Some of those apps may be violating regulations that bar unfair or deceptive practices and require online services to obtain parents' permission before collecting identifying information from kids under 13, according to the FTC, which said it has launched investigations into an unspecified number of online services.
"These findings are troubling in a number of ways," said FTC associate director Jessica Rich, describing a survey by commission staff that found most apps don't disclose what data they collect from kids. "Parents should be able to learn what data an app collects, how it will be used and who collects it."
Rich said responsibility for clearer disclosure belongs to app developers, advertising agencies and the operators of major app stores, including Apple's (AAPL) iTunes store, Google's (GOOG) Play market and others.
The FTC is reviewing whether to expand its rules
for protecting kids privacy, by adding more types of information to the list of data that online operators can't collect from kids under 13 without first getting parents' permission. A decision on those rules is expected later this month.
In its survey, the FTC said it looked at 200 of the most popular games and other apps that are marketed for kids on each marketplace operated by Apple and Google. More than half the apps were found to transmit a variety of information to advertising networks, including the digital code that identifies the device on which the app is being used.
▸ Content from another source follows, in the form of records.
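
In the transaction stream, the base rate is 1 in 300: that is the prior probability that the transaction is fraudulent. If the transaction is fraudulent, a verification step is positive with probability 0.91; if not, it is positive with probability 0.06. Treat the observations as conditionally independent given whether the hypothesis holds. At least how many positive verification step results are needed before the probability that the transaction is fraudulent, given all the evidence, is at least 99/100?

4

Prior odds: (1/300) ÷ (299/300) = 1/299.
Likelihood ratio of a positive = 0.91/0.06 = 91/6.
Target posterior odds = 0.99/0.01 = 99.
Require (91/6)ⁿ ≥ 99 ÷ (1/299) = 29601.
(91/6)³ = 753571/216 falls short of 29601 but (91/6)⁴ = 68574961/1296 reaches it, so n = 4.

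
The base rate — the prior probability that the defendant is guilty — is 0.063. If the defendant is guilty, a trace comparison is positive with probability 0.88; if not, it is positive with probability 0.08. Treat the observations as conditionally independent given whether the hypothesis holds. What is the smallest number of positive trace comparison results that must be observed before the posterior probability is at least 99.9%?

Prior odds = 0.063/0.937 = 63/937.
Likelihood ratio of a positive = 0.88/0.08 = 11.
Target posterior odds = 0.999/0.001 = 999.
Need (63/937) × 11ⁿ ≥ 999, i.e. 11ⁿ ≥ 104007/7.
11⁴ = 14641 falls short of 104007/7 but 11⁵ = 161051 reaches it, so n = 5.

5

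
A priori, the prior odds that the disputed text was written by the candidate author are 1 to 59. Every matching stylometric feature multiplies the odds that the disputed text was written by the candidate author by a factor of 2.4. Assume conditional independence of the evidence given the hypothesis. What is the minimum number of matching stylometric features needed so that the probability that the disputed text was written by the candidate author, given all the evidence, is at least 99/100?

Prior odds = 1/59.
Likelihood ratio per matching stylometric feature = 2.4.
Target posterior odds = 0.99/0.01 = 99.
Need (1/59) × 2.4ⁿ ≥ 99, i.e. 2.4ⁿ ≥ 5841.
2.4⁹ ≈2641.81 falls short of 5841 but 2.4¹⁰ ≈6340.34 reaches it, so n = 10.

10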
That could potentially allow the advertiser to develop a detailed profile of the device user's interests and habits, even without knowing the person's name, Rich said. She added that the information can be used to send kids highly personalized advertising messages.
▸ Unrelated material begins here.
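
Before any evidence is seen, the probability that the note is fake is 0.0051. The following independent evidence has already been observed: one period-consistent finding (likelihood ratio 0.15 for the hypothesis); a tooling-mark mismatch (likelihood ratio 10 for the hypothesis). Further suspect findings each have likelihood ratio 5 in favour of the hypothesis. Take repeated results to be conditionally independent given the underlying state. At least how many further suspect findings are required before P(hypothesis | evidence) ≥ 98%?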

Some of the apps also share precise information about the user's physical location and phone number, she said.
FTC officials declined to single out any apps by name or to say which apps may be under investigation for potential legal violations. "We think this is a systematic problem and it would be misleading to parents to name the apps we looked at," Rich said.
She also praised Apple and Google and other members of the online industry for taking some steps to improve disclosure of apps' privacy policies, while adding that her office believes the industry needs to do more.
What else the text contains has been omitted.